If you want to understand why Metro Manila residents are having such a hard time booking rides with Grab in recent months, a quick and easy way is to take a look at the graph in this page on the ride-hailing company’s average allocation rate from January to July.
The allocation rate is the percentage of bookings that ride-hailing companies successfully allocated or assigned to their drivers within the first few tries, net of total cancellations. The graph shows that Grab used to be able to allocate more than six out of every 10 bookings. That’s gone down sharply since April and has fallen to less than four of every 10 bookings in July.
Grab Philippines pointed to “regulatory restrictions” as the culprit for this. The company alleged that there is currently a vehicle supply crisis in Metro Manila, and the government has yet to do something about it.
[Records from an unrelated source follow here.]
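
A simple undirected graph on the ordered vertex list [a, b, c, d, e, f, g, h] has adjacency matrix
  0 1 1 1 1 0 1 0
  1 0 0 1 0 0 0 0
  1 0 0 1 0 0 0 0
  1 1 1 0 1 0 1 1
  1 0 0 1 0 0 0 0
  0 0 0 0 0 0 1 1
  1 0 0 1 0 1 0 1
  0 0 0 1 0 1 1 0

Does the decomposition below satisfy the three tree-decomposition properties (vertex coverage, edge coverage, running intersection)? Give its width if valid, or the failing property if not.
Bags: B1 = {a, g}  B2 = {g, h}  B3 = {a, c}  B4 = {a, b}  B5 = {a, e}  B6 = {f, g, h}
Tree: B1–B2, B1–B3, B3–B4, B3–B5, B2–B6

A tree decomposition must satisfy three properties: every vertex lies in some bag; for every edge, both endpoints lie together in some bag; and for every vertex, the bags containing it form a connected subtree. Here vertex d appears in no bag, so the decomposition is invalid.

No — vertex d appears in no bag.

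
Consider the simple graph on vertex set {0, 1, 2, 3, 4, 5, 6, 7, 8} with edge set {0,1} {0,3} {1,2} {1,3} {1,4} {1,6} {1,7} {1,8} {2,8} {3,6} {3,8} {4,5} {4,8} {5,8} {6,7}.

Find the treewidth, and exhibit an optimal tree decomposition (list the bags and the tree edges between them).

Treewidth 2.
Bags: B1 = {1, 3, 6}  B2 = {1, 3, 8}  B3 = {0, 1, 3}  B4 = {1, 4, 8}  B5 = {1, 2, 8}  B6 = {4, 5, 8}  B7 = {1, 6, 7}
Tree: B1–B2, B1–B3, B2–B4, B4–B5, B4–B6, B1–B7

Each bag holds 3 vertices, so the decomposition has width 2, which upper-bounds the treewidth. On the other hand G contains the 3-clique {1, 2, 8}. A clique must lie in a single bag of any decomposition, so no decomposition can have width below 2. The upper and lower bounds meet at 2, so that is the treewidth.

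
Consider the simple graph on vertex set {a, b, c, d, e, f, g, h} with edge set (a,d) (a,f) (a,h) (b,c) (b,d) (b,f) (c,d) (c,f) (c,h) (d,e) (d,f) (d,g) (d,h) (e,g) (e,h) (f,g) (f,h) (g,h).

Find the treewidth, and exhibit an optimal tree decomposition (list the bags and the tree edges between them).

Treewidth 3.
Bags: B1 = {d, f, g, h}  B2 = {c, d, f, h}  B3 = {b, c, d, f}  B4 = {d, e, g, h}  B5 = {a, d, f, h}
Tree: B1–B2, B2–B3, B1–B4, B2–B5

Each bag holds 4 vertices, so the decomposition has width 3, which upper-bounds the treewidth. For the lower bound, the 4 vertices {d, e, g, h} are pairwise adjacent, and any tree decomposition puts a clique entirely inside one bag — forcing width ≥ 3. Combining the bounds, tw(G) = 3.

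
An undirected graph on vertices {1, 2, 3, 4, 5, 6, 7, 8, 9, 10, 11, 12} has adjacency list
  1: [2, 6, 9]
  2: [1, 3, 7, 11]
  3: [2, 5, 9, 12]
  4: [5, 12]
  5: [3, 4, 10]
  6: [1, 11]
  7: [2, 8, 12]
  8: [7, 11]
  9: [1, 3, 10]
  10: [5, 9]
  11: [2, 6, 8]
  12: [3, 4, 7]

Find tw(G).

3

A width-3 tree decomposition is:
Bags: B1 = {6, 7, 8, 11}  B2 = {2, 6, 7, 11}  B3 = {1, 2, 6, 7}  B4 = {1, 2, 7, 12}  B5 = {1, 2, 3, 12}  B6 = {1, 3, 9, 12}  B7 = {3, 4, 9, 12}  B8 = {3, 4, 5, 9}  B9 = {4, 5, 9, 10}
Tree: B1–B2, B2–B3, B3–B4, B4–B5, B5–B6, B6–B7, B7–B8, B8–B9
Every bag has size at most 4, so the width is 4 − 1 = 3 and tw(G) ≤ 3. For the lower bound: the 4 vertex sets {6,8,11}, {7}, {2}, {1,3,9,12} are disjoint, each induces a connected subgraph, and every pair is joined by at least one edge of G. Contracting each set to a single vertex therefore yields K_{4} as a minor, and since treewidth is minor-monotone, tw(G) ≥ tw(K_{4}) = 3. Hence tw(G) = 3 exactly.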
"The Philippine market, despite being the first country to legalize ride-sharing in Asia in 2015, is facing a big set-back because of the supply crisis. The LTFRB (Land Transportation Franchising and Regulatory Board) has not done its part to solve the supply crisis. They should immediately prioritize adding more drivers to support the demand," said Brian Cu, country manager of Grab Philippines, in an email on August 16.
“We are only able to allocate four out of 10 bookings, which is the lowest allocation rate in Southeast Asia,” Cu added.
At the start of the year, Grab said the LTFRB ordered a “common supply base” of 45,000 vehicles for all transport network companies (TNCs), which refers to a generic pool of vehicles across all existing TNCs in the country. The existing and operational supply base back then was 125,000, according to Grab.
The LTFRB raised the cap to 65,000 a month later. The government agency explained that this is to ensure that the roads of Metro Manila are not congested with transport network vehicle service (TNVS). This number is currently recognized as the official master list for processing of certificate of public convenience (CPC) or provisional authority (PAs), Grab said.
The LTFRB was supposed to review the cap every three months but Grab says it has failed to do so. That could mean that the cap is no longer sufficient in view of the growth in demand for ride hailing services, which stood at around 600,000 bookings per day in July, according to Grab. During rainy days, the number could rise to 850,000 bookings a day, it added.
In addition, around 6,000 of Uber drivers or vehicle owners, who weren’t part of the Uber master list submitted to the LTFRB, remain without accreditation and thus unable to move to Grab. Along with 2,000 Uber drivers and vehicle owners who opted not to transfer to Grab, this reduced the total number of TNVS in the system after Uber ceased operations in April. Of Uber’s 19,000 drivers and vehicle-owners, only 11,000 moved to Grab.
As a result, of the 50,000 combined Grab and Uber TNVS before the merger, there were only 42,000 ride-sharing vehicles after Uber ceased operations.
Worse, LTFRB’s decision in April to suspend Grab’s Php2 per minute travel time charge, which was meant to compensate its drivers caught up in traffic, sharply cut the drivers’ earnings. That reduced their inclination to accept bookings during rush hours when traffic congestion is at its peak.
Not surprisingly, the combined hours that Grab drivers were online fell by almost five percent from 7.33 million hours in May to only 6.97 million hours in June. It rose slightly by 0.9 percent to 7.03 million hours in July after Grab came up with a subsidy scheme and other measures to improve their drivers’ welfare.
The company said the lack of drivers and vehicles consequently compromises the average pick-up time, which increased to eight minutes in July from six minutes in January. This becomes even worse during rush hours.
Entrepreneur Philippines sought a comment from LTFRB on Grab’s complaints but has yet to receive a reply.
However, LTFRB announced on August 20 it will start accepting new applications for new TNVS drivers, even those who are not included in the regulatory board’s “master list.”
"[S]tarting 24 August 2018, the Board will accept the online registration of TNVS applications for new CPC (certificate of Public Convenience) not included in the 'master list' by accessing the LTFRB website," GMANews reported.
The board said the TNVS applicant must have completed his or her online registration, including “the schedule data for actual filing of application,” before it gets processed. With the directive, the LTFRB said it expects all TNVS units to have also secured their own PAs on or before August 31, 2018.
The article was edited on August 21 to clarify that 6,000 Uber drivers and vehicle owners who weren’t able to move to Grab were not in the Uber master list submitted to LTFRB.